The history of Rosé Wine is older than many might know. Ancient winemakers in the south of France already pressed a light, soft pink wine. Then there was the Clairet, which became famous in Bordeaux in the Middle Ages. This was the start in the direction of a modern Rosé which we now enjoy, the salmon-colored Rosé. There has been quite a bit of pink development over the centuries. In ancient times, honey, raisins and other fruits were added to wine to sweeten it, but there was also a tradition of dry wines during Roman times. 

We take a historical leap and take a look into the recent past of the 80s and 90s, when keywords like “Weißherbst”, “Mateus” or “White Zinfandel” make us wince a little.   

“Weißherbst” a German labeling actually only means Rosé from a single red wine variety, not a Cuvée. However, this term in the past rather stood for sweet or semi-dry wines made from leftover grapes. The trend at that time was clearly sweet. 

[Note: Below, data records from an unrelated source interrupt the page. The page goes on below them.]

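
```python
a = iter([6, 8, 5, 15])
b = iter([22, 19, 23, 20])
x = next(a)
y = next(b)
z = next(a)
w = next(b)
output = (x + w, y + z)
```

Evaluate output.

Step 1: a iterates [6, 8, 5, 15], b iterates [22, 19, 23, 20].
Step 2: x = next(a) = 6, y = next(b) = 22.
Step 3: z = next(a) = 8, w = next(b) = 19.
Step 4: output = (6 + 19, 22 + 8) = (25, 30).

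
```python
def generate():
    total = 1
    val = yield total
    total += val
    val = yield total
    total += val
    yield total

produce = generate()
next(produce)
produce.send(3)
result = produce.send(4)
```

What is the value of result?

Step 1: next() -> yield total=1.
Step 2: send(3) -> val=3, total = 1+3 = 4, yield 4.
Step 3: send(4) -> val=4, total = 4+4 = 8, yield 8.
Therefore result = 8.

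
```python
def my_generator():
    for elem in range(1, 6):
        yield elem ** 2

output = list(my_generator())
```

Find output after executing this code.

Step 1: For each elem in range(1, 6), yield elem**2:
  elem=1: yield 1**2 = 1
  elem=2: yield 2**2 = 4
  elem=3: yield 3**2 = 9
  elem=4: yield 4**2 = 16
  elem=5: yield 5**2 = 25
Therefore output = [1, 4, 9, 16, 25].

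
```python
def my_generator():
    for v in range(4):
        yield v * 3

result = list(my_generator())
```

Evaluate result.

Step 1: For each v in range(4), yield v * 3:
  v=0: yield 0 * 3 = 0
  v=1: yield 1 * 3 = 3
  v=2: yield 2 * 3 = 6
  v=3: yield 3 * 3 = 9
Therefore result = [0, 3, 6, 9].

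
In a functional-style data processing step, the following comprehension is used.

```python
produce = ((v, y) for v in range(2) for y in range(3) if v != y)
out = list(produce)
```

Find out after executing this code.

Step 1: Nested generator over range(2) x range(3) where v != y:
  (0, 0): excluded (v == y)
  (0, 1): included
  (0, 2): included
  (1, 0): included
  (1, 1): excluded (v == y)
  (1, 2): included
Therefore out = [(0, 1), (0, 2), (1, 0), (1, 2)].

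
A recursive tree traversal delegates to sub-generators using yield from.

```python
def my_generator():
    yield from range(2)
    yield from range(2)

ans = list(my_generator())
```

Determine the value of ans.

Step 1: Trace yields in order:
  yield 0
  yield 1
  yield 0
  yield 1
Therefore ans = [0, 1, 0, 1].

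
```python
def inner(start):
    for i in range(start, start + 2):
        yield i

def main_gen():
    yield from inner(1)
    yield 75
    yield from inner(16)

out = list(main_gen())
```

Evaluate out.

Step 1: main_gen() delegates to inner(1):
  yield 1
  yield 2
Step 2: yield 75
Step 3: Delegates to inner(16):
  yield 16
  yield 17
Therefore out = [1, 2, 75, 16, 17].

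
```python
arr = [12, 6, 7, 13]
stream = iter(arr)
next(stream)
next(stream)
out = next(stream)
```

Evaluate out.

Step 1: Create iterator over [12, 6, 7, 13].
Step 2: next() consumes 12.
Step 3: next() consumes 6.
Step 4: next() returns 7.
Therefore out = 7.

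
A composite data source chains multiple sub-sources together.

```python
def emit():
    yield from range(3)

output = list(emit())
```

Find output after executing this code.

Step 1: yield from delegates to the iterable, yielding each element.
Step 2: Collected values: [0, 1, 2].
Therefore output = [0, 1, 2].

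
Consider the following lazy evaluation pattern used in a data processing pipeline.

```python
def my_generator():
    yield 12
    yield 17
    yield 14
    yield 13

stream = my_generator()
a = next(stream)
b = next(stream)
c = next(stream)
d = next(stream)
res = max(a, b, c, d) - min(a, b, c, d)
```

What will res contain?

Step 1: Create generator and consume all values:
  a = next(stream) = 12
  b = next(stream) = 17
  c = next(stream) = 14
  d = next(stream) = 13
Step 2: max = 17, min = 12, res = 17 - 12 = 5.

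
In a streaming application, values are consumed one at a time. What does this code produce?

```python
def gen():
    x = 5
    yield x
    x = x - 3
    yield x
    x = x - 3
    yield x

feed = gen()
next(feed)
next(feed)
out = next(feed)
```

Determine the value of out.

Step 1: Trace through generator execution:
  Yield 1: x starts at 5, yield 5
  Yield 2: x = 5 - 3 = 2, yield 2
  Yield 3: x = 2 - 3 = -1, yield -1
Step 2: First next() gets 5, second next() gets the second value, third next() yields -1.
Therefore out = -1.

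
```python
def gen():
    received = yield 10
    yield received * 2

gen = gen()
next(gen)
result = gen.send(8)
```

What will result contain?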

The famous sweet Mateus Rosé from Portugal, which became famous in the 1970s, gained great success, especially in the USA, before the sweet White Zinfandel "White Zin" took over the US in the 80s. Although this was called "White Zinfandel" it was also made from red Zinfandel grapes and therefor a Rosé. 

The big trend towards dry wines over the past 20 years has also given Rosé a real boost. The winemakers in Provence were primarily responsible for this. For years and with full focus and strict guidelines, premium Rosé has been produced in the South of France. The most famous Rosé representatives such as Whispering Angel Rosé, Domaines Ott, Miraval or UP Ultimate Provence come from this area. When it comes to “dry” Rosés you can rely on Provence. All Rosés bearing the “Côtes de Provence” seal contain a maximum of 4 grams of residual sugar per liter. That means the wines are absolutely dry! In theory, wines with up to 10 grams of residual sugar can even be called dry... 

Why do Provence Rosés still taste so round and fruity? This is due to the high quality of the grapes, the cooled pressing and cold fermentation. This preserves the fruity aromas of the grapes without being pushed with sugar. 

The low sugar content naturally has a big advantage: The Provence Rosés have less calories! 

It is of course important to emphasize that nowadays many winegrowers and wineries outside of Provence have similar quality standards for their Rosés and also produce them dry. The color intensity of the Rosés does not reflect sweetness or dryness of the wine.

In summary, you can say that most of the Rosés in the premium segment are dry these days. If you want to be on the safe dry side, chose a Rosé from the Provence!